Die Marktgemeinde Perchtoldsdorf hat alles geklärt. Zieht das „Schwedenstift“ am Monatsende als künftiges „NÖ Pflege- und Förderzentrum Perchtoldsdorf“ in die Theresienau, entsteht am Leonhardiberg kein Vakuum.
Als „Nachfolger“ beleben Kindergartengruppen das Gebäude, auch der erst vor wenigen Jahren geschaffenen Zusatzraum wurde nicht umsonst errichtet; er wird als Bewegungsraum gute Dienste leisten.
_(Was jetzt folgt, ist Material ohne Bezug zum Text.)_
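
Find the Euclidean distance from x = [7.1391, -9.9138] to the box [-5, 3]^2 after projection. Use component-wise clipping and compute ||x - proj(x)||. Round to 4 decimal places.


Project each component onto [-5, 3].
clip(7.1391) = 3.0, clip(-9.9138) = -5.0
Projection = [3.0, -5.0]
Squared diffs: [17.1321, 24.1454]
Distance = sqrt(41.2775) = 6.4248


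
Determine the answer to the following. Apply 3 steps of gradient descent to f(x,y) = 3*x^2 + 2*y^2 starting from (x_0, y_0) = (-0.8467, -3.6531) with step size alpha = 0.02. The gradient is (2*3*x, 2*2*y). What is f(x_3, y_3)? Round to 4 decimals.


Gradient descent on f(x,y) = 3*x^2 + 2*y^2.
Starting point: (-0.8467, -3.6531), alpha = 0.02
Step 1: grad_x = 2*3*-0.8467 = -5.0802, grad_y = 2*2*-3.6531 = -14.6124
  x_1 = -0.8467 - 0.02*-5.0802 = -0.7451
  y_1 = -3.6531 - 0.02*-14.6124 = -3.3609
Step 2: grad_x = 2*3*-0.7451 = -4.4706, grad_y = 2*2*-3.3609 = -13.4434
  x_2 = -0.7451 - 0.02*-4.4706 = -0.6557
  y_2 = -3.3609 - 0.02*-13.4434 = -3.092
Step 3: grad_x = 2*3*-0.6557 = -3.9341, grad_y = 2*2*-3.092 = -12.3679
  x_3 = -0.6557 - 0.02*-3.9341 = -0.577
  y_3 = -3.092 - 0.02*-12.3679 = -2.8446
f(-0.577, -2.8446) = 3*(-0.577)^2 + 2*(-2.8446)^2 = 17.1826


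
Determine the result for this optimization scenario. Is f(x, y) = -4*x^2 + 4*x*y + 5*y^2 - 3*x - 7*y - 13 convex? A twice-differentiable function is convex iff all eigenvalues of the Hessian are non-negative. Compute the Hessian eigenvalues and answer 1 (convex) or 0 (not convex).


The Hessian of f(x,y) = -4*x^2 + 4*x*y + 5*y^2 - 3*x - 7*y - 13 is:
H = [[-8, 4], [4, 10]]
Trace = -8 + 10 = 2
Determinant = -8*10 - (4)^2 = -96
Discriminant = (2)^2 - 4*-96 = 388.0
Eigenvalues: lambda_1 = -8.8489, lambda_2 = 10.8489
The function is not convex.

0


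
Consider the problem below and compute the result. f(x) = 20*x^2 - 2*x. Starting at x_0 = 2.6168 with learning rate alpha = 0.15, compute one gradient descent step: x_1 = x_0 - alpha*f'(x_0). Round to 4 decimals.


We compute the gradient at x_0 and apply the update.
f'(x) = 40*x - 2
f'(2.6168) = 40*2.6168 - 2 = 102.672
x_1 = 2.6168 - 0.15*102.672 = -12.784


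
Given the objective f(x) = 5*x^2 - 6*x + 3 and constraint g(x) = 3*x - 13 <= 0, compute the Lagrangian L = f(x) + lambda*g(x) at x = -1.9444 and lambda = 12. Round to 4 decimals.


Step 1: Evaluate f(x).
f(-1.9444) = 5*(-1.9444)^2 - 6*(-1.9444) + 3 = 33.5699
Step 2: Evaluate g(x).
g(-1.9444) = 3*-1.9444 - 13 = -18.8332
Step 3: Compute Lagrangian.
L = 33.5699 + 12*-18.8332 = -192.4285


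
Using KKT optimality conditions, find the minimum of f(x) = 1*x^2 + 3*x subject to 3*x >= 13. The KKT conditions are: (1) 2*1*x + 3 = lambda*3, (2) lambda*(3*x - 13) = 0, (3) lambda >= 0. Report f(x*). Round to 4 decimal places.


Step 1: Try lambda = 0 (constraint inactive).
x_unc = -3/(2*1) = -1.5
Check: 3*-1.5 = -4.5 < 13 -- violated!
Step 2: Constraint must be active: 3*x = 13
x* = 13/3 = 4.3333 (rounded; the exact value 13/3 is used below)
lambda = (2*1*(13/3) + 3)/3 = 3.8889
Step 3: Compute optimal value.
f(x*) = 1*(13/3)^2 + 3*(13/3) = 31.7778


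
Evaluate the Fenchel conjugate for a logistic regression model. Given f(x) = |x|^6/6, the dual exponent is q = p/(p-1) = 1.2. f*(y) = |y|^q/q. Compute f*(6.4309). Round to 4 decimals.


The conjugate exponent q satisfies 1/p + 1/q = 1.
p = 6, so q = 6/(6 - 1) = 1.2
|y|^q = 6.4309^1.2 = 9.331
f*(6.4309) = 9.331 / 1.2 = 7.7758


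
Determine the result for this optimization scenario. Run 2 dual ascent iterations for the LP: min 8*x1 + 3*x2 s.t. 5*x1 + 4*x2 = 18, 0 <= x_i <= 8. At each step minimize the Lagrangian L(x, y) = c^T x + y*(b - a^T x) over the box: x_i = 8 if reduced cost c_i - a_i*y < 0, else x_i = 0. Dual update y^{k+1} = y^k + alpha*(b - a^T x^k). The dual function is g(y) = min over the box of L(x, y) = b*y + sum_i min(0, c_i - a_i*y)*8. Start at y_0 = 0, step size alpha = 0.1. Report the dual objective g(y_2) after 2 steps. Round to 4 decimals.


Dual ascent for LP: min 8*x1 + 3*x2, 5*x1 + 4*x2 = 18, 0 <= x_i <= 8
Step 1: y^k = 0.0, reduced costs: (8.0, 3.0)
  x^k = (0.0, 0.0), subgradient = b - a^T x = 18.0
  y^{k+1} = 0.0 + 0.1*18.0 = 1.8
Step 2: y^k = 1.8, reduced costs: (-1.0, -4.2)
  x^k = (8.0, 8.0), subgradient = b - a^T x = -54.0
  y^{k+1} = 1.8 + 0.1*-54.0 = -3.6
Dual objective at y_2 = -3.6: reduced costs (26.0, 17.4), box minimizer x = (0.0, 0.0)
g(y_2) = b*y + (c1 - a1*y)*x1 + (c2 - a2*y)*x2 = 18*(-3.6) + 26.0*0.0 + 17.4*0.0 = -64.8 + 0.0 + 0.0 = -64.8


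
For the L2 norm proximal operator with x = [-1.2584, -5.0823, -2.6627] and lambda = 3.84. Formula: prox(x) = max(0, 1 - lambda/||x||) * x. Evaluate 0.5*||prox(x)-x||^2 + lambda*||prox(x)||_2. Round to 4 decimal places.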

Und auch die Pensionistinnen und Pensionisten schauen nicht durch die Finger: das „Betreubare Wohnen“-Projekt, das eigentlich im „Schwedenstift“ geplant war, rückt an eine Örtlichkeit, für die es schon seit geraumer Zeit Handlungsbedarf gibt: das brachliegende Areal rund um den ehemaligen Bahnhof, wo einst ein Supermarkt geplant war.

Auch dort werden jetzt mehrere Fliegen mit einer Klappe geschlagen: Eine –  im Sinne der der Anrainer – sanfte Nutzung des Grundstücks ist garantiert, die Verkehrsorganisation wird überarbeitet und der denkmalgeschützte Bahnhof kann endlich zum Zentrum für Vereine werden.